A look inside the county’s new firefighting trainer




FLINT TWP. — Imaging crawling through a smoke-filled room wearing 80 pounds of equipment when the floor collapses beneath you. Or climbing down into a sewer to rescue a trapper utility worker. Or entering a burning basement to rescue a smoker who has set the house on fire. Or using a ladder or rope harnesses to rescue trapped people out of second and third floor windows.

Firefighters face those and many other life-and-death scenarios on a regular basis. All of them and more can now be practiced in a new firefighting training unit available for countywide use.

A tour of the new equipment, purchased with a federal grant and local donations, was provided during an open house last week.

Bob Johnson, deputy chief of the Burton Fire Department, is among local firefighters who have become certified trainers for the new unit.

“It takes five certified instructors to run this,” said Johnson, who was among the first group trained after the unit arrived in June.

Trainers have to know what they doing because situations created inside the trailers are virtually identical to those in a real fire except they are being controlled by various monitors and methods outside of the trailer.

The trainers set up the scenarios inside they want trainees to experience, Johnson said.

He led a tour through the twin trailers pointing out the various ways they can be used to simulate fire scenes.

That includes a’ live burn’ room where temperatures can get up to 900 degrees. The room has a fire brick floor and a ventilated roof to help trainers outside the unit monitor and control what’s happening inside.

Unlike a burning house, when the training ends the room is still standing to be reused over and over again.

From the roof, firefighters can practice lowering rescued fire victims from second and third floor windows. A hose connector is available on the roof for hooking up to a water source.

In another rooftop area, firefighters can practice chopping through a roof that can be raised and lowered to different pitches. It is made of the same materials as most residential roofs, Johnson said.

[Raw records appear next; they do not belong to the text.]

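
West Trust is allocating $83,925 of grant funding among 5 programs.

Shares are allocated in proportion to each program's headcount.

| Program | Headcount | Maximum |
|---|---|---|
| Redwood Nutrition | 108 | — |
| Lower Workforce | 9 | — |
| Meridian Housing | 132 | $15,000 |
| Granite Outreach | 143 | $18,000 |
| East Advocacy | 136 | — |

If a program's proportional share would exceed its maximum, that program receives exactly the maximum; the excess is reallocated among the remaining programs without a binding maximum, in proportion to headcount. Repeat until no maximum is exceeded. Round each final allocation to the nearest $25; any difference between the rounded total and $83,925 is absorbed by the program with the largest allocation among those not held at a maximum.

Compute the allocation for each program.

Combined headcount = 528.
Unconstrained shares: Redwood Nutrition 17,166.48; Lower Workforce 1,430.54; Meridian Housing 20,981.25; Granite Outreach 22,729.69; East Advocacy 21,617.05.
Capped: Meridian Housing ($15,000), Granite Outreach ($18,000); residual $50,925 reallocated over remaining headcount 253.
Remaining shares: Redwood Nutrition 21,738.74 → $21,750; Lower Workforce 1,811.56 → $1,800; East Advocacy 27,374.70 → $27,375.

Redwood Nutrition: $21,750 | Lower Workforce: $1,800 | Meridian Housing: $15,000 | Granite Outreach: $18,000 | East Advocacy: $27,375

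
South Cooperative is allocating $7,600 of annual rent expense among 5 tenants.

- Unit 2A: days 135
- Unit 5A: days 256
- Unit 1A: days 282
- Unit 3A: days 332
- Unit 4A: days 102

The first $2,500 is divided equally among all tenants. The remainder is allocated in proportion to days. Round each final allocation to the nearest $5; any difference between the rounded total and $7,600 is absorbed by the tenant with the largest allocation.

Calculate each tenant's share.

Unit 2A: $1,120; Unit 5A: $1,680; Unit 1A: $1,800; Unit 3A: $2,030; Unit 4A: $970

Equal tier: $2,500 ÷ 5 = $500 apiece.
Remainder $5,100 by days (total 1,107): Unit 2A 621.95 → $620; Unit 5A 1,179.40 → $1,180; Unit 1A 1,299.19 → $1,300; Unit 3A 1,529.54 → $1,530; Unit 4A 469.92 → $470.
Totals: Unit 2A $500 + $620 = $1,120; Unit 5A $500 + $1,180 = $1,680; Unit 1A $500 + $1,300 = $1,800; Unit 3A $500 + $1,530 = $2,030; Unit 4A $500 + $470 = $970.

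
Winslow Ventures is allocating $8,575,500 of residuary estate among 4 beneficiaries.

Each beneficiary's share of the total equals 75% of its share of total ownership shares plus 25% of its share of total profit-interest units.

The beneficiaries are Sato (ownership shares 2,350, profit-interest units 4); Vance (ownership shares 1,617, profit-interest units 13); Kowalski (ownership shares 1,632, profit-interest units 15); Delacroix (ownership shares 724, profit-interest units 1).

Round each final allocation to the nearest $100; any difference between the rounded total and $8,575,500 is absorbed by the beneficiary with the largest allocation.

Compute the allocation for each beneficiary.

Ownership shares total 6,323; profit-interest units total 33.
Composite weights (75% ownership shares + 25% profit-interest units): Sato 0.3090; Vance 0.2903; Kowalski 0.3072; Delacroix 0.0935.
Unrounded shares: Sato 2,650,235.10; Vance 2,489,335.82; Kowalski 2,634,525.33; Delacroix 801,403.76.
Rounded to nearest $100: Sato $2,650,200; Vance $2,489,300; Kowalski $2,634,500; Delacroix $801,400. Sum = $8,575,400.
Difference $8,575,500 − $8,575,400 = +$100 applied to largest allocation (Sato): Sato becomes $2,650,300.

Sato: $2,650,300 · Vance: $2,489,300 · Kowalski: $2,634,500 · Delacroix: $801,400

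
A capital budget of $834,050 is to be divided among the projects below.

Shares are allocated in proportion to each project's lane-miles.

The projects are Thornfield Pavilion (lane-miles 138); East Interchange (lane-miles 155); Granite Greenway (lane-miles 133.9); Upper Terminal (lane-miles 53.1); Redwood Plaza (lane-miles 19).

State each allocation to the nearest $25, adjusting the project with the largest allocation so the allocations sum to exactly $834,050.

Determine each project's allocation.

Combined lane-miles = 499.
Pro-rata amounts: Thornfield Pavilion 138/499 × $834,050 = 230,659.12; East Interchange 155/499 × $834,050 = 259,073.65; Granite Greenway 133.9/499 × $834,050 = 223,806.20; Upper Terminal 53.1/499 × $834,050 = 88,753.62; Redwood Plaza 19/499 × $834,050 = 31,757.41.
After rounding ($25): Thornfield Pavilion $230,650; East Interchange $259,075; Granite Greenway $223,800; Upper Terminal $88,750; Redwood Plaza $31,750. Sum = $834,025.
Difference $834,050 − $834,025 = +$25 applied to largest allocation (East Interchange): East Interchange becomes $259,100.

Thornfield Pavilion: $230,650 | East Interchange: $259,100 | Granite Greenway: $223,800 | Upper Terminal: $88,750 | Redwood Plaza: $31,750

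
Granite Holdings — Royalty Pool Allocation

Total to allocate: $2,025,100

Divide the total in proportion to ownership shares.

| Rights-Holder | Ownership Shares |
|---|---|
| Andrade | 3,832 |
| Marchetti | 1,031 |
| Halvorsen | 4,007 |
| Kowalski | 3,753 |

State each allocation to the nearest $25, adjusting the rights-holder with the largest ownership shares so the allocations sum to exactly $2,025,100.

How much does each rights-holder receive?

Sum of ownership shares: 3,832 + 1,031 + 4,007 + 3,753 = 12,623.
Pro-rata amounts: Andrade 614,765.36; Marchetti 165,402.69; Halvorsen 642,840.51; Kowalski 602,091.44.
Rounded to nearest $25: Andrade $614,775; Marchetti $165,400; Halvorsen $642,850; Kowalski $602,100. Sum = $2,025,125.
Difference $2,025,100 − $2,025,125 = −$25 applied to largest ownership shares (Halvorsen): Halvorsen becomes $642,825.

Andrade: $614,775; Marchetti: $165,400; Halvorsen: $642,825; Kowalski: $602,100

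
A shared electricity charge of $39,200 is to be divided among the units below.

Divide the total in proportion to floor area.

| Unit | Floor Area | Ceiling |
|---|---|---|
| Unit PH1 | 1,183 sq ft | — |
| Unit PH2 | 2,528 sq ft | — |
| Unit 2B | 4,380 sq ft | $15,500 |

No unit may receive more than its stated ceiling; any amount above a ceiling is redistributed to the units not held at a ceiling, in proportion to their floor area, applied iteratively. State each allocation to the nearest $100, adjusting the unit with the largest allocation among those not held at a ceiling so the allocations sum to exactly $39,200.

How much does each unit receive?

Floor area total: 8,091.
Unconstrained shares: Unit PH1 5,731.50; Unit PH2 12,247.88; Unit 2B 21,220.62.
Held at cap: Unit 2B ($15,500); residual $23,700 reallocated over remaining floor area 3,711.
Remaining shares: Unit PH1 7,555.13 → $7,600; Unit PH2 16,144.87 → $16,100.

Unit PH1: $7,600; Unit PH2: $16,100; Unit 2B: $15,500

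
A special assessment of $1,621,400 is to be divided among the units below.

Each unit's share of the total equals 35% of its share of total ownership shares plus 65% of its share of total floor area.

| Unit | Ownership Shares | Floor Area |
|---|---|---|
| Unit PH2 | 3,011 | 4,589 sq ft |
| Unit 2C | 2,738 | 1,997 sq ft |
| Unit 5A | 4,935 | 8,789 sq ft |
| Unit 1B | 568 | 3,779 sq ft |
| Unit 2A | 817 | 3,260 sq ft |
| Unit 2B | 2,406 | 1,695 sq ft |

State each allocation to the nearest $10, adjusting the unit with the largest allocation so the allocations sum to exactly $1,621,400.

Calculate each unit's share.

Unit PH2: $318,650 · Unit 2C: $194,640 · Unit 5A: $577,690 · Unit 1B: $187,460 · Unit 2A: $174,540 · Unit 2B: $168,420

Ownership shares total 14,475; floor area total 24,109.
Combined weights (35% ownership shares + 65% floor area): Unit PH2 0.1965; Unit 2C 0.1200; Unit 5A 0.3563; Unit 1B 0.1156; Unit 2A 0.1076; Unit 2B 0.1039.
Raw shares: Unit PH2 318,651.05; Unit 2C 194,640.46; Unit 5A 577,681.56; Unit 1B 187,464.99; Unit 2A 174,539.23; Unit 2B 168,422.71.
After rounding ($10): Unit PH2 $318,650; Unit 2C $194,640; Unit 5A $577,680; Unit 1B $187,460; Unit 2A $174,540; Unit 2B $168,420. Sum = $1,621,390.
Difference $1,621,400 − $1,621,390 = +$10 applied to largest allocation (Unit 5A): Unit 5A becomes $577,690.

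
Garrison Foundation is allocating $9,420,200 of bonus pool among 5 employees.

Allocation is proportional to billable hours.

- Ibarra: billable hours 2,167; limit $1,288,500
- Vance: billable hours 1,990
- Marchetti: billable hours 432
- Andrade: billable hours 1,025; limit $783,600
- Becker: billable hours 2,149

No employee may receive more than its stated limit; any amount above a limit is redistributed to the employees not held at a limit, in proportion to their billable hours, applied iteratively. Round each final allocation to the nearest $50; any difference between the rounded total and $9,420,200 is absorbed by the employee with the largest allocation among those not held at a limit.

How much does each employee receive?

Billable hours total: 7,763.
Pro-rata shares before constraints: Ibarra 2,629,598.53; Vance 2,414,813.60; Marchetti 524,220.84; Andrade 1,243,811.03; Becker 2,607,756.00.
Cap binds for Ibarra ($1,288,500), Andrade ($783,600); residual $7,348,100 reallocated over remaining billable hours 4,571.
Redistributed shares: Vance 3,199,019.69 → $3,199,000; Marchetti 694,460.56 → $694,450; Becker 3,454,619.75 → $3,454,600.
Rounding difference +$50 applied to Becker → $3,454,650.

Ibarra: $1,288,500 · Vance: $3,199,000 · Marchetti: $694,450 · Andrade: $783,600 · Becker: $3,454,650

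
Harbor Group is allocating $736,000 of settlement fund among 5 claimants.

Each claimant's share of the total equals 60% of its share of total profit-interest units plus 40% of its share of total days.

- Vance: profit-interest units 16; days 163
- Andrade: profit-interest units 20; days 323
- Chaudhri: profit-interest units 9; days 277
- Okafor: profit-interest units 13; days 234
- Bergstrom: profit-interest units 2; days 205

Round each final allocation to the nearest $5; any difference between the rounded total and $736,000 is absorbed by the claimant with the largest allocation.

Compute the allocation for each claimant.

Totals — profit-interest units 60, days 1,202.
Combined weights (60% profit-interest units + 40% days): Vance 0.2142; Andrade 0.3075; Chaudhri 0.1822; Okafor 0.2079; Bergstrom 0.0882.
Proportional shares: Vance 157,682.80; Andrade 226,310.82; Chaudhri 134,084.26; Okafor 152,992.48; Bergstrom 64,929.65.
At nearest $5: Vance $157,685; Andrade $226,310; Chaudhri $134,085; Okafor $152,990; Bergstrom $64,930. Sum = $736,000.
No rounding difference to absorb.

Vance: $157,685 · Andrade: $226,310 · Chaudhri: $134,085 · Okafor: $152,990 · Bergstrom: $64,930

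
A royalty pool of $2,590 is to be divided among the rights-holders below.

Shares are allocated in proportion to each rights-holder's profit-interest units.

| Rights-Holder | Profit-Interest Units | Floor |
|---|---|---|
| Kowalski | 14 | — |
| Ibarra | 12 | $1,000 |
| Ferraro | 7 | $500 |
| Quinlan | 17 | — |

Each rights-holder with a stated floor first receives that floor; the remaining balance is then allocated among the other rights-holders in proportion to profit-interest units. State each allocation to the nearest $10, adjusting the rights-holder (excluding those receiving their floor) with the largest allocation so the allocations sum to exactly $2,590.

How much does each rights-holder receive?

Kowalski: $490; Ibarra: $1,000; Ferraro: $500; Quinlan: $600

Minimums first: Ibarra $1,000; Ferraro $500. Residual $1,090.
Residual split over remaining profit-interest units 31: Kowalski 492.26 → $490; Quinlan 597.74 → $600.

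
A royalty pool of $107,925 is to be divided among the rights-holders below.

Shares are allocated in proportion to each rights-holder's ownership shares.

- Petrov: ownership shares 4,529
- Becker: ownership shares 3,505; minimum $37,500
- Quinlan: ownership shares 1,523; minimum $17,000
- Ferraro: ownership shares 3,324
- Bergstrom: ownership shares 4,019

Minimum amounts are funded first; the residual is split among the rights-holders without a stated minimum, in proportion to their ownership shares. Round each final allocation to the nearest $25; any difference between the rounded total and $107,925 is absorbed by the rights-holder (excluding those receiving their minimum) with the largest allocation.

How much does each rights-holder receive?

Guaranteed amounts: Becker $37,500; Quinlan $17,000. Remaining pool $53,425.
Remaining pool split over remaining ownership shares 11,872: Petrov 20,380.88 → $20,375; Ferraro 14,958.28 → $14,950; Bergstrom 18,085.84 → $18,075.
Rounding difference +$25 applied to Petrov → $20,400.

Petrov: $20,400 · Becker: $37,500 · Quinlan: $17,000 · Ferraro: $14,950 · Bergstrom: $18,075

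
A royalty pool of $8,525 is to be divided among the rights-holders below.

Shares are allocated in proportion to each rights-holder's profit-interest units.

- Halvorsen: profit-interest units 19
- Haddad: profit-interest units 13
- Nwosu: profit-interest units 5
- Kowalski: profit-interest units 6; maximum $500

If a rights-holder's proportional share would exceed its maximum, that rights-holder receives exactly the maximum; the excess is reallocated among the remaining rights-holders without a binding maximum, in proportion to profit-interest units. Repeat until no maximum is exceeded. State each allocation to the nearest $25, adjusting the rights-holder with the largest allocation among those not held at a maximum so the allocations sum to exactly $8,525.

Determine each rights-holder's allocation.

Halvorsen: $4,125 · Haddad: $2,825 · Nwosu: $1,075 · Kowalski: $500

Combined profit-interest units = 43.
Pro-rata shares before constraints: Halvorsen 3,766.86; Haddad 2,577.33; Nwosu 991.28; Kowalski 1,189.53.
Held at cap: Kowalski ($500); residual $8,025 reallocated over remaining profit-interest units 37.
Shares after redistribution: Halvorsen 4,120.95 → $4,125; Haddad 2,819.59 → $2,825; Nwosu 1,084.46 → $1,075.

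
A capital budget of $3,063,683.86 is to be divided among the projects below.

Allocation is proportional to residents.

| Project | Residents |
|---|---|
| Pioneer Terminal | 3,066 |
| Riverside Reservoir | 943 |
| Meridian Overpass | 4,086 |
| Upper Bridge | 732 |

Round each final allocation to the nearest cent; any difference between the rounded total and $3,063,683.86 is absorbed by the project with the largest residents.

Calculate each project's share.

Combined residents = 3,066 + 943 + 4,086 + 732 = 8,827.
Pro-rata amounts: Pioneer Terminal 1,064,150.3019; Riverside Reservoir 327,297.3694; Meridian Overpass 1,418,172.9072; Upper Bridge 254,063.2815.
Rounded to nearest cent: Pioneer Terminal $1,064,150.30; Riverside Reservoir $327,297.37; Meridian Overpass $1,418,172.91; Upper Bridge $254,063.28. Sum = $3,063,683.86.
No rounding difference to absorb.

Pioneer Terminal: $1,064,150.30; Riverside Reservoir: $327,297.37; Meridian Overpass: $1,418,172.91; Upper Bridge: $254,063.28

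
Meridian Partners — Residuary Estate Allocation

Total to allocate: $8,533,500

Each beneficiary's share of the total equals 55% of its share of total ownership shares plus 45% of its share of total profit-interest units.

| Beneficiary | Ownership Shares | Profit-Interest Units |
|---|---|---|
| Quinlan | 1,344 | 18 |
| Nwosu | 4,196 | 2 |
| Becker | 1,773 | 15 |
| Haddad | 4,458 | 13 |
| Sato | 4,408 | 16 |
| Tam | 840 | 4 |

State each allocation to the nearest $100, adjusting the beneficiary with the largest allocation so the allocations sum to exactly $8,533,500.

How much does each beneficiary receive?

Totals — ownership shares 17,019, profit-interest units 68.
Composite weights (55% ownership shares + 45% profit-interest units): Quinlan 0.1626; Nwosu 0.1488; Becker 0.1566; Haddad 0.2301; Sato 0.2483; Tam 0.0536.
Unrounded shares: Quinlan 1,387,132.85; Nwosu 1,270,097.82; Becker 1,336,025.51; Haddad 1,963,539.63; Sato 2,119,165.92; Tam 457,538.27.
At nearest $100: Quinlan $1,387,100; Nwosu $1,270,100; Becker $1,336,000; Haddad $1,963,500; Sato $2,119,200; Tam $457,500. Sum = $8,533,400.
Difference $8,533,500 − $8,533,400 = +$100 applied to largest allocation (Sato): Sato becomes $2,119,300.

Quinlan: $1,387,100; Nwosu: $1,270,100; Becker: $1,336,000; Haddad: $1,963,500; Sato: $2,119,300; Tam: $457,500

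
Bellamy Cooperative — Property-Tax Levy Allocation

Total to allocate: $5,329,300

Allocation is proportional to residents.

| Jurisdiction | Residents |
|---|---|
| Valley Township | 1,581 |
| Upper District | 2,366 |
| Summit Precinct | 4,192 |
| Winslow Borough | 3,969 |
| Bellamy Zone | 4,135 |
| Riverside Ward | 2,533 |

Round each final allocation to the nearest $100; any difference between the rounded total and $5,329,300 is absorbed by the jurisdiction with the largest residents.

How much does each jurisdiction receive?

Total residents = 1,581 + 2,366 + 4,192 + 3,969 + 4,135 + 2,533 = 18,776.
Unrounded shares: Valley Township 448,744.32; Upper District 671,555.38; Summit Precinct 1,189,839.45; Winslow Borough 1,126,544.08; Bellamy Zone 1,173,660.82; Riverside Ward 718,955.95.
Rounded to nearest $100: Valley Township $448,700; Upper District $671,600; Summit Precinct $1,189,800; Winslow Borough $1,126,500; Bellamy Zone $1,173,700; Riverside Ward $719,000. Sum = $5,329,300.
No rounding difference to absorb.

Valley Township: $448,700 | Upper District: $671,600 | Summit Precinct: $1,189,800 | Winslow Borough: $1,126,500 | Bellamy Zone: $1,173,700 | Riverside Ward: $719,000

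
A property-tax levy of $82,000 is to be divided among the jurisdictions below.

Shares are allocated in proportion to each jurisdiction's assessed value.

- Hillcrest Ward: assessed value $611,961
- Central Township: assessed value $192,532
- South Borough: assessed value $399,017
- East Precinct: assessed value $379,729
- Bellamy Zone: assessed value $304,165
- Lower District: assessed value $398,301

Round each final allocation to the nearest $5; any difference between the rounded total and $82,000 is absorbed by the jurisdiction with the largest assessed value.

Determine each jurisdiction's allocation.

Hillcrest Ward: $21,955 · Central Township: $6,905 · South Borough: $14,315 · East Precinct: $13,625 · Bellamy Zone: $10,910 · Lower District: $14,290

Total assessed value = 611,961 + 192,532 + 399,017 + 379,729 + 304,165 + 398,301 = 2,285,705.
Unrounded shares: Hillcrest Ward 21,954.19; Central Township 6,907.11; South Borough 14,314.79; East Precinct 13,622.83; Bellamy Zone 10,911.96; Lower District 14,289.11.
Rounded to nearest $5: Hillcrest Ward $21,955; Central Township $6,905; South Borough $14,315; East Precinct $13,625; Bellamy Zone $10,910; Lower District $14,290. Sum = $82,000.
Rounded total matches; no reconciliation needed.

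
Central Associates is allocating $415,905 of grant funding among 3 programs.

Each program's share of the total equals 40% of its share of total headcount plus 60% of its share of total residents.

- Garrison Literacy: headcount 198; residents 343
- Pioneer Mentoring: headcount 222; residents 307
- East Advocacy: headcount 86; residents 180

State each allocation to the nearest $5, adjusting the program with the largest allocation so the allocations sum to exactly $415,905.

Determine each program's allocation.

Garrison Literacy: $168,220; Pioneer Mentoring: $165,290; East Advocacy: $82,395

Headcount total 506; residents total 830.
Composite weights (40% headcount + 60% residents): Garrison Literacy 0.4045; Pioneer Mentoring 0.3974; East Advocacy 0.1981.
Raw shares: Garrison Literacy 168,222.57; Pioneer Mentoring 165,289.71; East Advocacy 82,392.72.
At nearest $5: Garrison Literacy $168,225; Pioneer Mentoring $165,290; East Advocacy $82,395. Sum = $415,910.
Difference $415,905 − $415,910 = −$5 applied to largest allocation (Garrison Literacy): Garrison Literacy becomes $168,220.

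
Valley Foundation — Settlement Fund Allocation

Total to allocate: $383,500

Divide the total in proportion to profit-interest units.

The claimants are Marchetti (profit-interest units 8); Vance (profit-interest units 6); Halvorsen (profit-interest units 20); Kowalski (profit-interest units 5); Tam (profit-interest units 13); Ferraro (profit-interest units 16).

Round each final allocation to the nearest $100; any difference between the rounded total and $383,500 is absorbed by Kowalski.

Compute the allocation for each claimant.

Marchetti: $45,100; Vance: $33,800; Halvorsen: $112,800; Kowalski: $28,300; Tam: $73,300; Ferraro: $90,200

Combined profit-interest units = 68.
Pro-rata amounts: Marchetti 8/68 × $383,500 = 45,117.65; Vance 6/68 × $383,500 = 33,838.24; Halvorsen 20/68 × $383,500 = 112,794.12; Kowalski 5/68 × $383,500 = 28,198.53; Tam 13/68 × $383,500 = 73,316.18; Ferraro 16/68 × $383,500 = 90,235.29.
After rounding ($100): Marchetti $45,100; Vance $33,800; Halvorsen $112,800; Kowalski $28,200; Tam $73,300; Ferraro $90,200. Sum = $383,400.
Difference $383,500 − $383,400 = +$100 applied to Kowalski: Kowalski becomes $28,300.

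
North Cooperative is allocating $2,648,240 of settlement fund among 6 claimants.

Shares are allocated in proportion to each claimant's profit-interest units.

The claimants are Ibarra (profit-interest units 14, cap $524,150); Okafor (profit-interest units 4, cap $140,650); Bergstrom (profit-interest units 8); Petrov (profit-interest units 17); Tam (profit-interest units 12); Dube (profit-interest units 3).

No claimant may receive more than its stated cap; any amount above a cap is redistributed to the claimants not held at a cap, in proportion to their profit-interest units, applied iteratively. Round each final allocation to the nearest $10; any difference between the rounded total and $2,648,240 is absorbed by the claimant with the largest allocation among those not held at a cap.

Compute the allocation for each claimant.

Ibarra: $524,150 | Okafor: $140,650 | Bergstrom: $396,690 | Petrov: $842,960 | Tam: $595,030 | Dube: $148,760

Profit-interest units total: 58.
Proportional shares (ignoring caps): Ibarra 639,230.34; Okafor 182,637.24; Bergstrom 365,274.48; Petrov 776,208.28; Tam 547,911.72; Dube 136,977.93.
Capped: Ibarra ($524,150), Okafor ($140,650); residual $1,983,440 reallocated over remaining profit-interest units 40.
Redistributed shares: Bergstrom 396,688.00 → $396,690; Petrov 842,962.00 → $842,960; Tam 595,032.00 → $595,030; Dube 148,758.00 → $148,760.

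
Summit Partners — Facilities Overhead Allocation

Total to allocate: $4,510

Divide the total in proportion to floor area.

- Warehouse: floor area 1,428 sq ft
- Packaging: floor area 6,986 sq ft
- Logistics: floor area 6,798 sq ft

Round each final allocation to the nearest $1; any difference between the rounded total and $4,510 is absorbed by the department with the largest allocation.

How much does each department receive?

Warehouse: $423 | Packaging: $2,072 | Logistics: $2,015

Sum of floor area: 15,212.
Unrounded shares: Warehouse 1,428/15,212 × $4,510 = 423.37; Packaging 6,986/15,212 × $4,510 = 2,071.18; Logistics 6,798/15,212 × $4,510 = 2,015.45.
Rounded to nearest $1: Warehouse $423; Packaging $2,071; Logistics $2,015. Sum = $4,509.
Difference $4,510 − $4,509 = +$1 applied to largest allocation (Packaging): Packaging becomes $2,072.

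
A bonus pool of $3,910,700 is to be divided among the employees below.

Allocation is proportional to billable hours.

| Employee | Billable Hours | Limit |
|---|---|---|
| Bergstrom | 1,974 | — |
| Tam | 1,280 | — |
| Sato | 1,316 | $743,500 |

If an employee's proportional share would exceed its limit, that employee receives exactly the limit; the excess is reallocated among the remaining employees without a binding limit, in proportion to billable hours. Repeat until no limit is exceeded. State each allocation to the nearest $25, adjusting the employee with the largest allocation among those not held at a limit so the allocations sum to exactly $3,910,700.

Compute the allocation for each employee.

Bergstrom: $1,921,350 · Tam: $1,245,850 · Sato: $743,500

Combined billable hours = 4,570.
Unconstrained shares: Bergstrom 1,689,217.02; Tam 1,095,338.29; Sato 1,126,144.68.
Held at cap: Sato ($743,500); balance $3,167,200 reallocated over remaining billable hours 3,254.
Remaining shares: Bergstrom 1,921,343.82 → $1,921,350; Tam 1,245,856.18 → $1,245,850.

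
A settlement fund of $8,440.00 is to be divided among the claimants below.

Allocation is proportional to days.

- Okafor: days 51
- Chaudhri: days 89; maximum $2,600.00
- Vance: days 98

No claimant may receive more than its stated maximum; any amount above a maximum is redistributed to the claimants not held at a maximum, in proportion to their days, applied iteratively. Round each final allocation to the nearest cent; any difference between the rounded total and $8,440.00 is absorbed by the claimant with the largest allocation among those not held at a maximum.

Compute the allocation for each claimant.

Okafor: $1,998.93; Chaudhri: $2,600.00; Vance: $3,841.07

Sum of days: 238.
Proportional shares (ignoring caps): Okafor 1,808.5714; Chaudhri 3,156.1345; Vance 3,475.2941.
Capped: Chaudhri ($2,600.00); remaining pool $5,840.00 reallocated over remaining days 149.
Redistributed shares: Okafor 1,998.9262 → $1,998.93; Vance 3,841.0738 → $3,841.07.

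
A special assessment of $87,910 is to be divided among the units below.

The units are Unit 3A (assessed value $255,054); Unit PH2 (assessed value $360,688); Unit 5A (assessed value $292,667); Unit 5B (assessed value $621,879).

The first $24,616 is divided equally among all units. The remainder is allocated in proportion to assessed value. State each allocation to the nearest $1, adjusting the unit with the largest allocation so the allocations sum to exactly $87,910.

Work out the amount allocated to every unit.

First tranche $24,616 split equally: $6,154 each.
Remainder $63,294 by assessed value (total 1,530,288): Unit 3A 10,549.25 → $10,549; Unit PH2 14,918.36 → $14,918; Unit 5A 12,104.95 → $12,105; Unit 5B 25,721.44 → $25,721.
Rounding difference +$1 on remainder applied to Unit 5B.
Totals: Unit 3A $6,154 + $10,549 = $16,703; Unit PH2 $6,154 + $14,918 = $21,072; Unit 5A $6,154 + $12,105 = $18,259; Unit 5B $6,154 + $25,722 = $31,876.

Unit 3A: $16,703 | Unit PH2: $21,072 | Unit 5A: $18,259 | Unit 5B: $31,876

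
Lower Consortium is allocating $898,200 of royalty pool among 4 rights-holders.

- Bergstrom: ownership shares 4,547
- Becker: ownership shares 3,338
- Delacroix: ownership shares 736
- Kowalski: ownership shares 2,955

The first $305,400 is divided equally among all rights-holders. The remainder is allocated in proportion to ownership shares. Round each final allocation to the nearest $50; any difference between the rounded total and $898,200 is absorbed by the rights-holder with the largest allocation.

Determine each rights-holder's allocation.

Bergstrom: $309,200; Becker: $247,300; Delacroix: $114,050; Kowalski: $227,650

First tranche $305,400 split equally: $76,350 each.
Remainder $592,800 by ownership shares (total 11,576): Bergstrom 232,849.14 → $232,850; Becker 170,936.97 → $170,950; Delacroix 37,690.12 → $37,700; Kowalski 151,323.77 → $151,300.
Totals: Bergstrom $76,350 + $232,850 = $309,200; Becker $76,350 + $170,950 = $247,300; Delacroix $76,350 + $37,700 = $114,050; Kowalski $76,350 + $151,300 = $227,650.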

Inside, firefighters face the surprise of collapsing floors and the experience of climbing through a tube similar to a sewer hole or other tight space.

Interior walls can be adjusted to create a maze of opening firefighters feel their way trough on search and rescue missions.

Firefighters can also practice forcible entry techniques on locked doors and windows.

The training trailers will be permanently housed at the Flint Township Fire Department but moved around to other fire departments as needed.

It is headed to Clio next for about a month before moving on to Davison and then the southern part of the county.